The lack of restrictions on access to antibiotics and their irrational use, non-standardized microbiology laboratories, use of antibiotics in animal husbandry and fisheries, and lack of sanitation are leading to widespread antibiotic resistance in India, and there is a danger of the country slipping back into the pre-antibiotic era.
The situation can become alarming considering that the crude infectious disease-related mortality rate in India is 416.75 per 100,000 persons, which is about twice the prevalence rate in the United States (World Bank data). There is also a 15-times greater burden of infectious diseases per person in India than in the UK.
This was said by experts in antimicrobial resistance (AMR) from India and abroad. They highlighted the importance of ‘Antibiotic Stewardship’, which means a combination of practices to rationalize antibiotic use through the right dose, right drug, right duration, right frequency, right patient and right indication.
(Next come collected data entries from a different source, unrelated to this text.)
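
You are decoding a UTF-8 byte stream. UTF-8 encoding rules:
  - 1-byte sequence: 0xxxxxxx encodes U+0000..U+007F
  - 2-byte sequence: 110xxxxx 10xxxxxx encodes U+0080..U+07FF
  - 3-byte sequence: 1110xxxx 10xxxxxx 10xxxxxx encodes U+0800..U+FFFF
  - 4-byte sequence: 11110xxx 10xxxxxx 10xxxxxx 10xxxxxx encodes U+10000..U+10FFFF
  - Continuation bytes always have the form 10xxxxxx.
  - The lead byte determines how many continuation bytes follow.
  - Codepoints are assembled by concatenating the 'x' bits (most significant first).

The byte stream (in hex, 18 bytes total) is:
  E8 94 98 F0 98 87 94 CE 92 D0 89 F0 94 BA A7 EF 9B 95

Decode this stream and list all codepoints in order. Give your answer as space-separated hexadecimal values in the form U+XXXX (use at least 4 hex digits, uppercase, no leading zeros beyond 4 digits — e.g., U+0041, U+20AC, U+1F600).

Answer: U+8518 U+181D4 U+0392 U+0409 U+14EA7 U+F6D5

Derivation:
Byte[0]=E8: 3-byte lead, need 2 cont bytes. acc=0x8
Byte[1]=94: continuation. acc=(acc<<6)|0x14=0x214
Byte[2]=98: continuation. acc=(acc<<6)|0x18=0x8518
Completed: cp=U+8518 (starts at byte 0)
Byte[3]=F0: 4-byte lead, need 3 cont bytes. acc=0x0
Byte[4]=98: continuation. acc=(acc<<6)|0x18=0x18
Byte[5]=87: continuation. acc=(acc<<6)|0x07=0x607
Byte[6]=94: continuation. acc=(acc<<6)|0x14=0x181D4
Completed: cp=U+181D4 (starts at byte 3)
Byte[7]=CE: 2-byte lead, need 1 cont bytes. acc=0xE
Byte[8]=92: continuation. acc=(acc<<6)|0x12=0x392
Completed: cp=U+0392 (starts at byte 7)
Byte[9]=D0: 2-byte lead, need 1 cont bytes. acc=0x10
Byte[10]=89: continuation. acc=(acc<<6)|0x09=0x409
Completed: cp=U+0409 (starts at byte 9)
Byte[11]=F0: 4-byte lead, need 3 cont bytes. acc=0x0
Byte[12]=94: continuation. acc=(acc<<6)|0x14=0x14
Byte[13]=BA: continuation. acc=(acc<<6)|0x3A=0x53A
Byte[14]=A7: continuation. acc=(acc<<6)|0x27=0x14EA7
Completed: cp=U+14EA7 (starts at byte 11)
Byte[15]=EF: 3-byte lead, need 2 cont bytes. acc=0xF
Byte[16]=9B: continuation. acc=(acc<<6)|0x1B=0x3DB
Byte[17]=95: continuation. acc=(acc<<6)|0x15=0xF6D5
Completed: cp=U+F6D5 (starts at byte 15)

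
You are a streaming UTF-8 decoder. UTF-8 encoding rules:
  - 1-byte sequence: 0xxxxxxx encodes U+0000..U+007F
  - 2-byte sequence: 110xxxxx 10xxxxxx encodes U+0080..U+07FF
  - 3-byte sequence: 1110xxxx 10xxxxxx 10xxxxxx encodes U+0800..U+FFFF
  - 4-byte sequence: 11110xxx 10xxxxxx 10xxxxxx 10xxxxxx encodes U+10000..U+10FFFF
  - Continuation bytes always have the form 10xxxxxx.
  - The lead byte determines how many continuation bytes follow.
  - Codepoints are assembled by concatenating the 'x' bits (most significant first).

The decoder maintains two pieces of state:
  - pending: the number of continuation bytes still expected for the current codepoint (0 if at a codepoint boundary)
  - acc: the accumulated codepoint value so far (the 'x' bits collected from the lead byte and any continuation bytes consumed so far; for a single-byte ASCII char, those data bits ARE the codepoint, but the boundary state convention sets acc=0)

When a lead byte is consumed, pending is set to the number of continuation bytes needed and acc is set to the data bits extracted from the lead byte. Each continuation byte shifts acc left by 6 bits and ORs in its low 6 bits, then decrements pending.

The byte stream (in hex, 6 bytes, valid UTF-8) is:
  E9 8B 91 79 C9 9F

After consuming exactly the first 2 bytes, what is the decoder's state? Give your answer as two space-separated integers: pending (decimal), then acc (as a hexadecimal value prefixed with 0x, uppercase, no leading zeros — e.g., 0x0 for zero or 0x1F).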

Dr. Sanjeev K Singh, Medical Superintendent, Amrita Institute of Medical Sciences, Kochi, said, "Over-consumption of antibiotics is rampant in India. A recent study in Kerala has found that 89% of all doctors prescribe antibiotics on daily basis. Hence, when a patient suffers from, say, symptoms of upper-respiratory infection, diarrhoea or vomiting – which usually indicates a disease that is viral in nature and therefore should not be treated with antibiotics – the patient gets prescribed a course of antibiotics. It, therefore, comes as no surprise that India consumes the highest volume of antibiotics in the world.”
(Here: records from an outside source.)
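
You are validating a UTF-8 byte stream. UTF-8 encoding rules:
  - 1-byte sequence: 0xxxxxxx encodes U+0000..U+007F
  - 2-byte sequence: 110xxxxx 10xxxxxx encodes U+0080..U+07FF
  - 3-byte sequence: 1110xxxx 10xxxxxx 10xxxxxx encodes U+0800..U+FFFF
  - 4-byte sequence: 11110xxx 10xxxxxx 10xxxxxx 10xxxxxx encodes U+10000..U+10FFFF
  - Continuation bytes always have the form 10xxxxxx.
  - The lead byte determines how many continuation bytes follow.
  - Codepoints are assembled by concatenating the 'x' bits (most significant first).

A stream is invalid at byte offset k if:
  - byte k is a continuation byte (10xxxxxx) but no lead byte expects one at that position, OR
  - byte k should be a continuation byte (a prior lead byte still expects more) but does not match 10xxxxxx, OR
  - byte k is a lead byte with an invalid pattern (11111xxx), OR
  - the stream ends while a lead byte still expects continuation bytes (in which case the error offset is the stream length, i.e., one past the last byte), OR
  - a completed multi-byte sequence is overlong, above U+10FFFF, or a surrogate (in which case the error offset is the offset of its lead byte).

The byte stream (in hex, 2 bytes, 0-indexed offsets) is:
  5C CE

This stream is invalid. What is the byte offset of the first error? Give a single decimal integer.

Answer: 2

Derivation:
Byte[0]=5C: 1-byte ASCII. cp=U+005C
Byte[1]=CE: 2-byte lead, need 1 cont bytes. acc=0xE
Byte[2]: stream ended, expected continuation. INVALID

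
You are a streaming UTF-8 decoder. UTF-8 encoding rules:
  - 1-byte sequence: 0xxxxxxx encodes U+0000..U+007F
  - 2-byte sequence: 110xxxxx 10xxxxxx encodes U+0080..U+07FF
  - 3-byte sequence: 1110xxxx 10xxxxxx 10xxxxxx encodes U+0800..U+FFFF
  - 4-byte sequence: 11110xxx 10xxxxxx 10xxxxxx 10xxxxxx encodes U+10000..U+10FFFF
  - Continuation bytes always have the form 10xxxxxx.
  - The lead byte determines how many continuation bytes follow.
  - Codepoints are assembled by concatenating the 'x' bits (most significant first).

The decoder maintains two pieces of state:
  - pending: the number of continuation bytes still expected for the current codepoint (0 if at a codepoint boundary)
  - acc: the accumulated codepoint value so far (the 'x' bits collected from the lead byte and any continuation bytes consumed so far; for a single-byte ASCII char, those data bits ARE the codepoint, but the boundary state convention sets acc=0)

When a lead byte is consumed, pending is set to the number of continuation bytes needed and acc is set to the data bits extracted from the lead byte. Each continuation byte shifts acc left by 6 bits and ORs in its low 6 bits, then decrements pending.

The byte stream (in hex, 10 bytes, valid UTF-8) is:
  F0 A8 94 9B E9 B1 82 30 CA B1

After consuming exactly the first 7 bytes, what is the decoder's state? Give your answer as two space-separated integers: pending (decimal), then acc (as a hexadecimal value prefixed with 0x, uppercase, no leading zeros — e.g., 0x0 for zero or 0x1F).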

Dr. Arjun Srinivasan, Associate Director, Healthcare Associated Infection Prevention Programs, Centers for Disease Control and Prevention, US Dept. of Health, said, “Antibiotic resistance poses an urgent threat to the health of the world. The loss of effective antibiotic therapy threatens to make once-treatable infections deadly again and jeopardize the delivery of modern medicine. One of the best ways we can preserve the power of life-saving antibiotics is to improve the way we use them, a concept known as ‘antibiotic stewardship’. Its goal is to ensure that everyone gets the right antibiotic when they need one.”
Dr. Alison Holmes, Director of the NIHR Health Protection Research Unit at Imperial College, London, and Public Health England, said, “Individually and collectively, we all have responsibility in preserving the effectiveness of antibiotics, which means we must use them wisely and that we must also reduce the need for antibiotics by maximizing action to prevent infections from occurring.”